Only last week, this was going to be a very different article. It was supposed to detail a bold holding and the creation of a circuit split that was likely to generate debate about the law’s response to mobile technology. However, in an unexpected sua sponte rehearing of United States v. North, the Fifth Circuit withdrew its decision that a federal district court could not authorize a wiretap over a cell phone and a listening post outside of its jurisdiction. The court ultimately determined that the evidence collected from the wiretap should be suppressed, but based on a completely different issue. The court ignored the jurisdictional question altogether. So what happened?

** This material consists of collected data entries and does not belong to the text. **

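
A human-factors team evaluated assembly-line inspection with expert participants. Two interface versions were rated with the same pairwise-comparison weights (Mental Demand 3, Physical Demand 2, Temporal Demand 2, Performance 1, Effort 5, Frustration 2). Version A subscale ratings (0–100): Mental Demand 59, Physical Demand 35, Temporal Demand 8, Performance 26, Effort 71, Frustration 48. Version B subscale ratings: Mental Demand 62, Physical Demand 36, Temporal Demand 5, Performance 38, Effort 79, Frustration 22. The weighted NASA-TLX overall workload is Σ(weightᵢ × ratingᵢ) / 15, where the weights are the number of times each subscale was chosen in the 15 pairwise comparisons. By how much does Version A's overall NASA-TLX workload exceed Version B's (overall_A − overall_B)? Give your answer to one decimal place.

-0.3

Version A weighted sum = 3·59 + 2·35 + 2·8 + 1·26 + 5·71 + 2·48 = 177 + 70 + 16 + 26 + 355 + 96 = 740; overall_A = 740/15 = 49.3333.
Version B weighted sum = 3·62 + 2·36 + 2·5 + 1·38 + 5·79 + 2·22 = 186 + 72 + 10 + 38 + 395 + 44 = 745; overall_B = 745/15 = 49.6667.
Difference = 49.3333 − 49.6667 = -0.3334 ≈ -0.3.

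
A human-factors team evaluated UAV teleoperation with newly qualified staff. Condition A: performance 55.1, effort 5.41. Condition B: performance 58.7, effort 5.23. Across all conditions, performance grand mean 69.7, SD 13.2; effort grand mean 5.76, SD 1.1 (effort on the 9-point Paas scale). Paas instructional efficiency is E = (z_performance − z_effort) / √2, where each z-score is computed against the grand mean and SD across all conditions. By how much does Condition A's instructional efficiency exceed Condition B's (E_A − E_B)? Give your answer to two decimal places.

Condition A: z_P = (55.1 − 69.7)/13.2 = -1.1061; z_E = (5.41 − 5.76)/1.1 = -0.3182; E_A = (-1.1061 − (-0.3182))/√2 = -0.5571.
Condition B: z_P = (58.7 − 69.7)/13.2 = -0.8333; z_E = (5.23 − 5.76)/1.1 = -0.4818; E_B = (-0.8333 − (-0.4818))/√2 = -0.2485.
E_A − E_B = -0.5571 − (-0.2485) = -0.3086 ≈ -0.31.

-0.31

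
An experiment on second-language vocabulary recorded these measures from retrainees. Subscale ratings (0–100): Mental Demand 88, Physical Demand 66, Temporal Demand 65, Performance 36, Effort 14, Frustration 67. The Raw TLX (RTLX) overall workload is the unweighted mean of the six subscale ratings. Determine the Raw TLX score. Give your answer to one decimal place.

56.0

Sum of ratings = 88 + 66 + 65 + 36 + 14 + 67 = 336.
RTLX = 336 / 6 = 56.0000 ≈ 56.0.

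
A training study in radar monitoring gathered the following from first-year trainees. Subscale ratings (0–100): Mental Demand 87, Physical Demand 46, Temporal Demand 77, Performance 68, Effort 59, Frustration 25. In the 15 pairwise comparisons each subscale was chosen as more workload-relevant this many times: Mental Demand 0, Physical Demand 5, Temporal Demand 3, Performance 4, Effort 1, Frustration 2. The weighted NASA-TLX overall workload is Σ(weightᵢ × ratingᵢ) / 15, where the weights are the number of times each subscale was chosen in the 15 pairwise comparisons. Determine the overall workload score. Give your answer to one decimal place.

The tallies are the weights (they sum to 15).
Weighted sum = 0·87 + 5·46 + 3·77 + 4·68 + 1·59 + 2·25
            = 0 + 230 + 231 + 272 + 59 + 50 = 842.
Overall workload = 842 / 15 = 56.1333 ≈ 56.1.

56.1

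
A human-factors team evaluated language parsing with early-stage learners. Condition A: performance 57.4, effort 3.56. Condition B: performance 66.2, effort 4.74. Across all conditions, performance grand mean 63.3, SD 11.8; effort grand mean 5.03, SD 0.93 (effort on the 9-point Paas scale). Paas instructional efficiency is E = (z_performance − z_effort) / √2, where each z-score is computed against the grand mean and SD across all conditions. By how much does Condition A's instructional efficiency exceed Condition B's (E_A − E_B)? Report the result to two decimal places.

0.37

Condition A: z_P = (57.4 − 63.3)/11.8 = -0.5000; z_E = (3.56 − 5.03)/0.93 = -1.5806; E_A = (-0.5000 − (-1.5806))/√2 = 0.7641.
Condition B: z_P = (66.2 − 63.3)/11.8 = 0.2458; z_E = (4.74 − 5.03)/0.93 = -0.3118; E_B = (0.2458 − (-0.3118))/√2 = 0.3943.
E_A − E_B = 0.7641 − 0.3943 = 0.3698 ≈ 0.37.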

The case involves standard drug-deal monitoring by the Drug Enforcement Administration (DEA). The defendant, North, argued that evidence of a phone call he made while in Texas to another Texas resident, monitored from a Louisiana listening post, should be suppressed since the Mississippi district court that issued the wiretap order did not have jurisdiction in either Texas or Louisiana. In August, the court held that a district court cannot authorize the wiretapping of a cell phone call when neither the cell phone nor the listening post was within the court’s territorial jurisdiction.

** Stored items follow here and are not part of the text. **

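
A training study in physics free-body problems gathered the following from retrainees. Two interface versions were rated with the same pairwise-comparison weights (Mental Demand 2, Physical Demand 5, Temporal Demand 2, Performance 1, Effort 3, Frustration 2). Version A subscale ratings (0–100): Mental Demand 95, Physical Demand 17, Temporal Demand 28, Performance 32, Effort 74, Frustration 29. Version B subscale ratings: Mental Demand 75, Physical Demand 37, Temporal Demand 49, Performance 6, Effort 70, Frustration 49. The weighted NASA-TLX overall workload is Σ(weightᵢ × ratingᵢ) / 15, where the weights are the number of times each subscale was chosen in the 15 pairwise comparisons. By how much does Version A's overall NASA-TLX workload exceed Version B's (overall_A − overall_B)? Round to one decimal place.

-6.9

Version A weighted sum = 2·95 + 5·17 + 2·28 + 1·32 + 3·74 + 2·29 = 190 + 85 + 56 + 32 + 222 + 58 = 643; overall_A = 643/15 = 42.8667.
Version B weighted sum = 2·75 + 5·37 + 2·49 + 1·6 + 3·70 + 2·49 = 150 + 185 + 98 + 6 + 210 + 98 = 747; overall_B = 747/15 = 49.8000.
Difference = 42.8667 − 49.8000 = -6.9333 ≈ -6.9.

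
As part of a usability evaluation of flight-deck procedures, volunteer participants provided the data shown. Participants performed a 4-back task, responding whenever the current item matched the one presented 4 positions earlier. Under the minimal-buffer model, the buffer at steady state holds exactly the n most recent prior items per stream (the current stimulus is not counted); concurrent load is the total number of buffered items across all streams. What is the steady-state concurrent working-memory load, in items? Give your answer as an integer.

The buffer holds the 4 most recent prior items.
Steady-state concurrent load = 4 items.

4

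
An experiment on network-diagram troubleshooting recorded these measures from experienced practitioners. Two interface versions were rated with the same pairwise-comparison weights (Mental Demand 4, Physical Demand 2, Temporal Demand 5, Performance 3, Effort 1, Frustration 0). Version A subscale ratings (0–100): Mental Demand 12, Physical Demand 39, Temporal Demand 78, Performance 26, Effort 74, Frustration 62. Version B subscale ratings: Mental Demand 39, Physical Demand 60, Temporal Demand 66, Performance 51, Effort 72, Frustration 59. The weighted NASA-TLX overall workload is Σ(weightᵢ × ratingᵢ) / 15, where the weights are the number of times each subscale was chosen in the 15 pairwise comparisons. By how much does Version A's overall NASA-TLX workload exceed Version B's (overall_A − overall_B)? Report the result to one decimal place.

Version A weighted sum = 4·12 + 2·39 + 5·78 + 3·26 + 1·74 + 0·62 = 48 + 78 + 390 + 78 + 74 + 0 = 668; overall_A = 668/15 = 44.5333.
Version B weighted sum = 4·39 + 2·60 + 5·66 + 3·51 + 1·72 + 0·59 = 156 + 120 + 330 + 153 + 72 + 0 = 831; overall_B = 831/15 = 55.4000.
Difference = 44.5333 − 55.4000 = -10.8667 ≈ -10.9.

-10.9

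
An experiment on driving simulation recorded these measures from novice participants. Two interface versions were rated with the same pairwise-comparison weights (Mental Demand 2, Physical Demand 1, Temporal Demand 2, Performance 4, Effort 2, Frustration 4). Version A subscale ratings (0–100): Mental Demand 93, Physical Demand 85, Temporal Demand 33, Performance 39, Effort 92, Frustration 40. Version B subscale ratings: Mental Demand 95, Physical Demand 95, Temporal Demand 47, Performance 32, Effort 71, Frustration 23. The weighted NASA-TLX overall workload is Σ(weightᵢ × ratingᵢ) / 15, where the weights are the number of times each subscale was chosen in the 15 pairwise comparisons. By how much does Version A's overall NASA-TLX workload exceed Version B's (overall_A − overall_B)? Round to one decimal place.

6.4

Version A weighted sum = 2·93 + 1·85 + 2·33 + 4·39 + 2·92 + 4·40 = 186 + 85 + 66 + 156 + 184 + 160 = 837; overall_A = 837/15 = 55.8000.
Version B weighted sum = 2·95 + 1·95 + 2·47 + 4·32 + 2·71 + 4·23 = 190 + 95 + 94 + 128 + 142 + 92 = 741; overall_B = 741/15 = 49.4000.
Difference = 55.8000 − 49.4000 = 6.4000 ≈ 6.4.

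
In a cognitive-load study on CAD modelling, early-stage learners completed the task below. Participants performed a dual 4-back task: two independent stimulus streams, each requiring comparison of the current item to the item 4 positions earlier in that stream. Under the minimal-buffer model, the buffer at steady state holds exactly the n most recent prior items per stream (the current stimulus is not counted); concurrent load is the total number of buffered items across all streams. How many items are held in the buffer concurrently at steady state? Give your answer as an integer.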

The court examined 18 U.S.C. §2518, the procedures for interception of wire, oral, or electronic communication. The statute requires that a judge approve an ex parte order for a wiretap only within his or her jurisdiction. However, in the case of a “mobile interception device,” the limits extend to the entire United States. The Seventh Circuit, interpreting Congressional intent, determined that this exception applies to the wiretapping of cell phones and not the device used for interception. The court rejected the idea that the interception device had to be “mobile,” reasoning that such a reading would not serve public interest in privacy or effectiveness for law enforcement. This holding falls in line with the Eleventh Circuit and certain state courts. In North, the Fifth Circuit firmly rejected this idea, taking a more formalist approach. It limited its analysis to the plain meaning of the statutory language, noting that “mobile” modified “device” and thus could only apply to the method of wiretapping.
The rehearing in October, however, completely ignored the jurisdictional question, a fact not lost on Justice DeMoss, who made this question the centerpiece of his concurrence. The majority upheld its previous disposition, but only discussed the “minimization” requirements. Perhaps the court wanted to avoid a circuit split. Perhaps the court believed its holding would overly restrict law enforcement. Regardless, the opposition to the Seventh Circuit’s interpretation is now lost.

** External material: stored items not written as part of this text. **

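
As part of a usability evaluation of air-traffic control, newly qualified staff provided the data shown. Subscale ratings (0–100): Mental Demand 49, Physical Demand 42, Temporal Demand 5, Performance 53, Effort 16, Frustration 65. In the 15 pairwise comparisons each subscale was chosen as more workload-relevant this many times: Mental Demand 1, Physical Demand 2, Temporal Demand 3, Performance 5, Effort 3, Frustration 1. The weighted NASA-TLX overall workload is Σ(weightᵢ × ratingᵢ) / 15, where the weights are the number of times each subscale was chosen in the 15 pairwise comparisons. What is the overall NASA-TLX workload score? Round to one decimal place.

35.1

The tallies are the weights (they sum to 15).
Weighted sum = 1·49 + 2·42 + 3·5 + 5·53 + 3·16 + 1·65
            = 49 + 84 + 15 + 265 + 48 + 65 = 526.
Overall workload = 526 / 15 = 35.0667 ≈ 35.1.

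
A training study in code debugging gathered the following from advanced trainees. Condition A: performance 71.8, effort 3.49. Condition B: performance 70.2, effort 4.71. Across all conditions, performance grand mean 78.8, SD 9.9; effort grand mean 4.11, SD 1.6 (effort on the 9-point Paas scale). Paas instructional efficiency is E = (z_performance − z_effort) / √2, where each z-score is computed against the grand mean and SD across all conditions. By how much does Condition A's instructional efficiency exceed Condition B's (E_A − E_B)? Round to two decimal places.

Condition A: z_P = (71.8 − 78.8)/9.9 = -0.7071; z_E = (3.49 − 4.11)/1.6 = -0.3875; E_A = (-0.7071 − (-0.3875))/√2 = -0.2260.
Condition B: z_P = (70.2 − 78.8)/9.9 = -0.8687; z_E = (4.71 − 4.11)/1.6 = 0.3750; E_B = (-0.8687 − 0.3750)/√2 = -0.8794.
E_A − E_B = -0.2260 − (-0.8794) = 0.6534 ≈ 0.65.

0.65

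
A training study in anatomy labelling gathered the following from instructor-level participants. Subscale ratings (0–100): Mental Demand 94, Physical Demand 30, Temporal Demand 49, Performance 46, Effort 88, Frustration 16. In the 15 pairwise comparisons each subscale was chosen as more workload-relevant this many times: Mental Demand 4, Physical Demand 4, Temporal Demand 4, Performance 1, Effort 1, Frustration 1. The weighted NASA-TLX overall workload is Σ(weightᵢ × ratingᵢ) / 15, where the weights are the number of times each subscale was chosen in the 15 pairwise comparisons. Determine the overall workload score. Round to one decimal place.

The tallies are the weights (they sum to 15).
Weighted sum = 4·94 + 4·30 + 4·49 + 1·46 + 1·88 + 1·16
            = 376 + 120 + 196 + 46 + 88 + 16 = 842.
Overall workload = 842 / 15 = 56.1333 ≈ 56.1.

56.1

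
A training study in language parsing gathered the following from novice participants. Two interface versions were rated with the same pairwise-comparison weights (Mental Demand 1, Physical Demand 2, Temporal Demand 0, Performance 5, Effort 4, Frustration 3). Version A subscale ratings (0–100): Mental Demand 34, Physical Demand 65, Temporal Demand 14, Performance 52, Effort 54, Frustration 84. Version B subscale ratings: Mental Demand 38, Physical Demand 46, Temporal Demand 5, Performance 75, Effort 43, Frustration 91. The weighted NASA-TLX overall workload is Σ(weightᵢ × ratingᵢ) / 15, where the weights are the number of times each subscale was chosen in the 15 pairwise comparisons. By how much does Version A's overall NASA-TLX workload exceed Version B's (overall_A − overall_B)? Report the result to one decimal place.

Version A weighted sum = 1·34 + 2·65 + 0·14 + 5·52 + 4·54 + 3·84 = 34 + 130 + 0 + 260 + 216 + 252 = 892; overall_A = 892/15 = 59.4667.
Version B weighted sum = 1·38 + 2·46 + 0·5 + 5·75 + 4·43 + 3·91 = 38 + 92 + 0 + 375 + 172 + 273 = 950; overall_B = 950/15 = 63.3333.
Difference = 59.4667 − 63.3333 = -3.8666 ≈ -3.9.

-3.9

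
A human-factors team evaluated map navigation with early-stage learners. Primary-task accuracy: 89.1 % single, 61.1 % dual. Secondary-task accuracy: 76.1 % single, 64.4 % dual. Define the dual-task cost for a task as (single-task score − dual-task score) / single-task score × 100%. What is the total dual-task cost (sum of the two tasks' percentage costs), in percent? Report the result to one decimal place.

46.8

Primary cost = (89.1 − 61.1) / 89.1 × 100% = 31.4254%.
Secondary cost = (76.1 − 64.4) / 76.1 × 100% = 15.3745%.
Total = 31.4254% + 15.3745% = 46.7999% ≈ 46.8%.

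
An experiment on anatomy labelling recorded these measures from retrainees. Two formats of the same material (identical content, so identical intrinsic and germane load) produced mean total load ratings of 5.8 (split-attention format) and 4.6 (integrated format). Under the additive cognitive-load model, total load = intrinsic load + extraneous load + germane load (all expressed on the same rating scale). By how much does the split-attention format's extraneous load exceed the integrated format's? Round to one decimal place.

1.2

Intrinsic and germane load are equal across formats, so the difference in total load equals the difference in extraneous load.
Extraneous-load difference = 5.8 − 4.6 = 1.2.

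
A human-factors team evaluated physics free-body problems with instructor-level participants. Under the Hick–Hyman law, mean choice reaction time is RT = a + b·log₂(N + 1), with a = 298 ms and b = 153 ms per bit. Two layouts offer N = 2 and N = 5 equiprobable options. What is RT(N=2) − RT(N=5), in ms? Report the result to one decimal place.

RT(2) = 298 + 153·log₂(3) = 298 + 153·1.5850 = 540.5050 ms.
RT(5) = 298 + 153·log₂(6) = 298 + 153·2.5850 = 693.5050 ms.
Difference = 540.5050 − 693.5050 = -153.0000 ≈ -153.0 ms.

-153.0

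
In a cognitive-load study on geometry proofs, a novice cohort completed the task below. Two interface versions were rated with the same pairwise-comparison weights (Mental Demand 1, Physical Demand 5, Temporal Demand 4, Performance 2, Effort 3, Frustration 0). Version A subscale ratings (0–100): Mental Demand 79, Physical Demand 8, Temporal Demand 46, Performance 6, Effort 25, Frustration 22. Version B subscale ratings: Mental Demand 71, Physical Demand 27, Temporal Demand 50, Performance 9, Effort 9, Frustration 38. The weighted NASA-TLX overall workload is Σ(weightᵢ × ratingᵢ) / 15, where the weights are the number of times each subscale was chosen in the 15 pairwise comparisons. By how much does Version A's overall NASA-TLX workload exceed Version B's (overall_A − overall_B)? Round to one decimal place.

-4.1

Version A weighted sum = 1·79 + 5·8 + 4·46 + 2·6 + 3·25 + 0·22 = 79 + 40 + 184 + 12 + 75 + 0 = 390; overall_A = 390/15 = 26.0000.
Version B weighted sum = 1·71 + 5·27 + 4·50 + 2·9 + 3·9 + 0·38 = 71 + 135 + 200 + 18 + 27 + 0 = 451; overall_B = 451/15 = 30.0667.
Difference = 26.0000 − 30.0667 = -4.0667 ≈ -4.1.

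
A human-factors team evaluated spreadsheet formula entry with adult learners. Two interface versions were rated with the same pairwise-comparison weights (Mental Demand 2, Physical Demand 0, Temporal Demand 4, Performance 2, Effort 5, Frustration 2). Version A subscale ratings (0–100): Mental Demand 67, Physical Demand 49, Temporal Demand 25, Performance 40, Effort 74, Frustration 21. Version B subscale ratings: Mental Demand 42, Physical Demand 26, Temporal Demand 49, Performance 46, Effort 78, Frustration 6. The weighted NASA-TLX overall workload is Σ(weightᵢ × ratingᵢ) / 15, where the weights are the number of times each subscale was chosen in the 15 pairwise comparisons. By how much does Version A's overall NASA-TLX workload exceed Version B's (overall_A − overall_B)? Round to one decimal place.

-3.2

Version A weighted sum = 2·67 + 0·49 + 4·25 + 2·40 + 5·74 + 2·21 = 134 + 0 + 100 + 80 + 370 + 42 = 726; overall_A = 726/15 = 48.4000.
Version B weighted sum = 2·42 + 0·26 + 4·49 + 2·46 + 5·78 + 2·6 = 84 + 0 + 196 + 92 + 390 + 12 = 774; overall_B = 774/15 = 51.6000.
Difference = 48.4000 − 51.6000 = -3.2000 ≈ -3.2.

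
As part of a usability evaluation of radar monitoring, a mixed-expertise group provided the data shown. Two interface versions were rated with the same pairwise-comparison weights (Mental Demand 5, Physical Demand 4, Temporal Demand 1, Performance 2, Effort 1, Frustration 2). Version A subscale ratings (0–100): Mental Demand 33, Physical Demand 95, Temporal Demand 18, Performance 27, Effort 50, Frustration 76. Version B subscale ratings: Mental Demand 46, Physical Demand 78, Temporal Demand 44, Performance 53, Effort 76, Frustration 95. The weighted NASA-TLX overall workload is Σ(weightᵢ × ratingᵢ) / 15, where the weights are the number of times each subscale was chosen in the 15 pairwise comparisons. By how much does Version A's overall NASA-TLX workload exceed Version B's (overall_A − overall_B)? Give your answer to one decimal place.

Version A weighted sum = 5·33 + 4·95 + 1·18 + 2·27 + 1·50 + 2·76 = 165 + 380 + 18 + 54 + 50 + 152 = 819; overall_A = 819/15 = 54.6000.
Version B weighted sum = 5·46 + 4·78 + 1·44 + 2·53 + 1·76 + 2·95 = 230 + 312 + 44 + 106 + 76 + 190 = 958; overall_B = 958/15 = 63.8667.
Difference = 54.6000 − 63.8667 = -9.2667 ≈ -9.3.

-9.3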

Law enforcement should breathe a sigh of relief over this revamped decision. The Seventh Circuit’s reading of mobile interception device is a more flexible and practical response to the use of cell phones. This reading allows officers and agents to adapt to the unpredictable nature of cell phone monitoring and mobility of suspects. However, such a reading also leaves the possibility of forum manipulation. There appears to be little to prevent law enforcement from dragging a defendant across state lines.
So the withdrawn opinion ultimately has no binding effect on interpretation of “mobile interception device.” Nonetheless, the August opinion and DeMoss’s concurrence at least indicate that the matter is still open for debate and, especially in districts that remain silent on the issue, the plain language reading of the §2518 is still a viable argument. Defendants can incorporate the withdrawn opinion’s reasoning to craft their own formalist argument. Conversely, the government can continue to stress that the only authority on the issue establishes a lenient reading that allows for practical investigation in light of a complex and ever-evolving technology. Either way, with the decline of landlines and increase in movement of people, this will almost certainly be an issue that the courts will have to address again in the near future.